Im starting up a 20 gallon FW tank and this is my first go at a heavily planted tank. I really want this tank looking beautiful and have a bit of money to spend so im wondering if anyone has any advice on lighting/ C02 system that would work well in this settup...the tank will be mostly for RCSs if that means anything....also substrate possibly?? Thank you!


----------



## jrman83 (Jul 9, 2010)

I have a 20g shrimp tank with nothing but 1-24W T5HO tube over the tank and with the limited plant types I am growing they have been doing really well. IMO, the main things you'll want are some driftwood and moss. Moss doesn't require CO2 or much light.
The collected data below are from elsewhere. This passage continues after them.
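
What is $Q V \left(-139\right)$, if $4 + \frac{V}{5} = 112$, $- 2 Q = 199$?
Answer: $7468470$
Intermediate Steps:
$Q = - \frac{199}{2}$ ($Q = \left(- \frac{1}{2}\right) 199 = - \frac{199}{2} \approx -99.5$)
$V = 540$ ($V = -20 + 5 \cdot 112 = -20 + 560 = 540$)
$Q V \left(-139\right) = \left(- \frac{199}{2}\right) 540 \left(-139\right) = \left(-53730\right) \left(-139\right) = 7468470$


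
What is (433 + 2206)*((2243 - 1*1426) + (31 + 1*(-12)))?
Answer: 2206204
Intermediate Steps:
(433 + 2206)*((2243 - 1*1426) + (31 + 1*(-12))) = 2639*((2243 - 1426) + (31 - 12)) = 2639*(817 + 19) = 2639*836 = 2206204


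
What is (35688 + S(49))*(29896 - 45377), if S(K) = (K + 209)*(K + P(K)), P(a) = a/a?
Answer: -752190828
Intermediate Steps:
P(a) = 1
S(K) = (1 + K)*(209 + K) (S(K) = (K + 209)*(K + 1) = (209 + K)*(1 + K) = (1 + K)*(209 + K))
(35688 + S(49))*(29896 - 45377) = (35688 + (209 + 49**2 + 210*49))*(29896 - 45377) = (35688 + (209 + 2401 + 10290))*(-15481) = (35688 + 12900)*(-15481) = 48588*(-15481) = -752190828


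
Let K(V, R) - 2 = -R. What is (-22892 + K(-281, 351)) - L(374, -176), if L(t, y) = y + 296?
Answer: -23361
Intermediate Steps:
K(V, R) = 2 - R
L(t, y) = 296 + y
(-22892 + K(-281, 351)) - L(374, -176) = (-22892 + (2 - 1*351)) - (296 - 176) = (-22892 + (2 - 351)) - 1*120 = (-22892 - 349) - 120 = -23241 - 120 = -23361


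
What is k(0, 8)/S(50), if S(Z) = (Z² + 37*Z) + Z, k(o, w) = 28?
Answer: 7/1100 ≈ 0.0063636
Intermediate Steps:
S(Z) = Z² + 38*Z
k(0, 8)/S(50) = 28/((50*(38 + 50))) = 28/((50*88)) = 28/4400 = 28*(1/4400) = 7/1100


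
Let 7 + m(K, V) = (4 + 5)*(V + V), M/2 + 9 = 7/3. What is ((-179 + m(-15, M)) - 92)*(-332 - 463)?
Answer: 411810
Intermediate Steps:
M = -40/3 (M = -18 + 2*(7/3) = -18 + 14/3 = -40/3 ≈ -13.333)
m(K, V) = -7 + 18*V (m(K, V) = -7 + (4 + 5)*(V + V) = -7 + 9*(2*V) = -7 + 18*V)
((-179 + m(-15, M)) - 92)*(-332 - 463) = ((-179 + (-7 + 18*(-40/3))) - 92)*(-332 - 463) = ((-179 + (-7 - 240)) - 92)*(-795) = ((-179 - 247) - 92)*(-795) = (-426 - 92)*(-795) = -518*(-795) = 411810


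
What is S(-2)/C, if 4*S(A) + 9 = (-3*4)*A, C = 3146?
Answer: 15/12584 ≈ 0.0011920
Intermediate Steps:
S(A) = -9/4 - 3*A (S(A) = -9/4 + ((-3*4)*A)/4 = -9/4 + (-12*A)/4 = -9/4 - 3*A)
S(-2)/C = (-9/4 - 3*(-2))/3146 = (-9/4 + 6)*(1/3146) = (15/4)*(1/3146) = 15/12584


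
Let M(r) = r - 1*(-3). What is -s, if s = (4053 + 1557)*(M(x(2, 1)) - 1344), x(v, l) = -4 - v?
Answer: 7556670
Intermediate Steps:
M(r) = 3 + r (M(r) = r + 3 = 3 + r)
s = -7556670 (s = (4053 + 1557)*((3 + (-4 - 1*2)) - 1344) = 5610*((3 + (-4 - 2)) - 1344) = 5610*((3 - 6) - 1344) = 5610*(-3 - 1344) = 5610*(-1347) = -7556670)
-s = -1*(-7556670) = 7556670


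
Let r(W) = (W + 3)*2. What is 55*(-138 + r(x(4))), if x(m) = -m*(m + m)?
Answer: -10780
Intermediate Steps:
x(m) = -2*m² (x(m) = -m*2*m = -2*m²)
r(W) = 6 + 2*W (r(W) = (3 + W)*2 = 6 + 2*W)
55*(-138 + r(x(4))) = 55*(-138 + (6 + 2*(-2*4²))) = 55*(-138 + (6 + 2*(-2*16))) = 55*(-138 + (6 + 2*(-32))) = 55*(-138 + (6 - 64)) = 55*(-138 - 58) = 55*(-196) = -10780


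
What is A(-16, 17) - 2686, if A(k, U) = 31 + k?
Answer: -2671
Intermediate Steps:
A(-16, 17) - 2686 = (31 - 16) - 2686 = 15 - 2686 = -2671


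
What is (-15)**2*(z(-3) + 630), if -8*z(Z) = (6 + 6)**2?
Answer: 137700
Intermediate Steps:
z(Z) = -18 (z(Z) = -(6 + 6)**2/8 = -1/8*12**2 = -1/8*144 = -18)
(-15)**2*(z(-3) + 630) = (-15)**2*(-18 + 630) = 225*612 = 137700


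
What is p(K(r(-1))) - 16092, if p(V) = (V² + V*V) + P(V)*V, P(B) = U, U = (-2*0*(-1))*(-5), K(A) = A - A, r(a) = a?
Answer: -16092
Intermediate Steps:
K(A) = 0
U = 0 (U = (0*(-1))*(-5) = 0*(-5) = 0)
P(B) = 0
p(V) = 2*V² (p(V) = (V² + V*V) + 0*V = (V² + V²) + 0 = 2*V² + 0 = 2*V²)
p(K(r(-1))) - 16092 = 2*0² - 16092 = 2*0 - 16092 = 0 - 16092 = -16092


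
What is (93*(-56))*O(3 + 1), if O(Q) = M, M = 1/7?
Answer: -744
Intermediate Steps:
M = 1/7 (M = 1*(1/7) = 1/7 ≈ 0.14286)
O(Q) = 1/7
(93*(-56))*O(3 + 1) = (93*(-56))*(1/7) = -5208*1/7 = -744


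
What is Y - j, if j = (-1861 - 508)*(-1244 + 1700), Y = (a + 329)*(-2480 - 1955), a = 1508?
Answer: -7066831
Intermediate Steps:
Y = -8147095 (Y = (1508 + 329)*(-2480 - 1955) = 1837*(-4435) = -8147095)
j = -1080264 (j = -2369*456 = -1080264)
Y - j = -8147095 - 1*(-1080264) = -8147095 + 1080264 = -7066831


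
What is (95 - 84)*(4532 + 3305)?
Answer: 86207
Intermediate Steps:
(95 - 84)*(4532 + 3305) = 11*7837 = 86207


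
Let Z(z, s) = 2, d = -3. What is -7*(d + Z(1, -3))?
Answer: 7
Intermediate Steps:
-7*(d + Z(1, -3)) = -7*(-3 + 2) = -7*(-1) = 7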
I would reconsider for such a small tank and if you still wanted CO2, setup a DIY CO2 and use that.


----------



## Gizmo (Dec 6, 2010)

jrman83 said:


> I have a 20g shrimp tank with nothing but 1-24W T5HO tube over the tank and with the limited plant types I am growing they have been doing really well. IMO, the main things you'll want are some driftwood and moss. Moss doesn't require CO2 or much light. I would reconsider for such a small tank and if you still wanted CO2, setup a DIY CO2 and use that.


+1

I have a 10 gallon tank full of RCS and some dwarf rasboras, and I use no CO2 and a BeamWorks 5W LED fixture, with a mossy log, crypt, and two stems of wisteria. All plants are growing great (especially the moss) with no CO2. I have run yeast fermentation DIY CO2 on a shrimp tank before, and it really is overkill if you ask me, because with a tank that small I had to prune things once weekly. Up to you though.


----------